Saturday, November 8, 2008

INDUS VALLEY CIVILIZATION

The earliest traces of civilization in the Indian subcontinent are to be found in places along, or close, to the Indus river. The greater Indus region was home to the largest of the four ancient urban civilizations of Egypt, Mesopotamia, South Asia and China. It was not discovered until the 1920's. Excavations first conducted in 1921-22, in the ancient cities of Harappa and Mohenjodaro, both now in Pakistan, pointed to a highly complex civilization that first developed some 4,500-5,000 years ago, and subsequent archaeological and historical research has now furnished us with a more detailed picture of the Indus Valley Civilization and its inhabitants. Most of its ruins, even its major cities, remain to be excavated.

Many questions about the Indus people who created this highly complex culture remain unanswered, but other aspects of their society can be answered through various types of archaeological studies.

There seems to have been another large river which ran parallel and west of the Indus in the third and fourth millenium BCE. This was the ancient Saraswati-Ghaggar-Hakra River (which some scholars associate with the Saraswati River of the Rig Veda). Its lost banks are slowly being traced by researchers by various modern techniques of satellite imagery.
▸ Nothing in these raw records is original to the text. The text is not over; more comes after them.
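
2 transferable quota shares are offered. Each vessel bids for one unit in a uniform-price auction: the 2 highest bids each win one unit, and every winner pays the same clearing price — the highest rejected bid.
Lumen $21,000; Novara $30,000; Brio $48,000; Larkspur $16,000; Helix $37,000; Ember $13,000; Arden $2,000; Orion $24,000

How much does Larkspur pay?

Larkspur pays $0

Ordering the bids: 48,000 (Brio), 37,000 (Helix), 30,000 (Novara), 24,000 (Orion), …
Top 2: Brio, Helix.
First losing bid is Novara's $30,000, which sets the uniform price.
Larkspur does not win → pays $0.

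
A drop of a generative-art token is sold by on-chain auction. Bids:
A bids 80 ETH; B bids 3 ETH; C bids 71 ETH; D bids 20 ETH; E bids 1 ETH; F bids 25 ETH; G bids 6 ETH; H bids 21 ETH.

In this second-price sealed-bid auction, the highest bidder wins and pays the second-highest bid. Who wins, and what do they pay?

A pays 71 ETH

Second-price sealed-bid auction: the highest bidder wins and pays the second-highest bid.
Sorting bids: 80 (A) > 71 (C) > 25 (F) > 21 (H) > 20 (D) > 6 (G) > …
A is highest; pays the second-highest bid, 71 ETH.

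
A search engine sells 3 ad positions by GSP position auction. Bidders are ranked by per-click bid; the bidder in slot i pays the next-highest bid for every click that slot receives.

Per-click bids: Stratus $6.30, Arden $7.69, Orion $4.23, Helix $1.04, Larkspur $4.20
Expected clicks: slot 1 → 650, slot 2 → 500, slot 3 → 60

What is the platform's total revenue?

Total revenue: $6462.00

Per-click bids in order: $7.69 (Arden) > $6.30 (Stratus) > $4.23 (Orion) > $4.20 (Larkspur) > …
Slot 1: Arden pays $6.30 × 650 = $4095.00
Slot 2: Stratus pays $4.23 × 500 = $2115.00
Slot 3: Orion pays $4.20 × 60 = $252.00
Total = $6462.00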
Along its now dry bed, archaeologists are discovering a whole new set of ancient towns and cities.

Harappa was a city in the Indus civilization that flourished around 2600 to 1700 BCE in the western part of South Asia.
Mohenjo Daro, or "Mound of the Dead" is another famous ancient city of the Indus Valley Civilization that flourished between 2600 and 1900 BCE. It was one of the first ancient cities in the world. The site was discovered in the 1920s and lies in Pakistan's Sindh province. Only a handful of archaeologists have excavated here, described in the introduction and illustrated essay Mohenjodaro: An Ancient Indus Valley Metropolis. The excavation at Mohenjo-daro was led by Rakhal Das Banerjee, E. J. H. MacKay, and Sir John Marshall.

The Indus Valley people were most likely Dravidians, who may have been pushed down into south India when the Aryans, with their more advanced military technology, commenced their migrations to India around 2,000 BCE. Though the Indus Valley script remains undeciphered down to the present day, the numerous seals discovered during the excavations, as well as statuary and pottery, not to mention the ruins of numerous Indus Valley cities, have enabled scholars to construct a reasonably plausible account of the Indus Valley Civilization.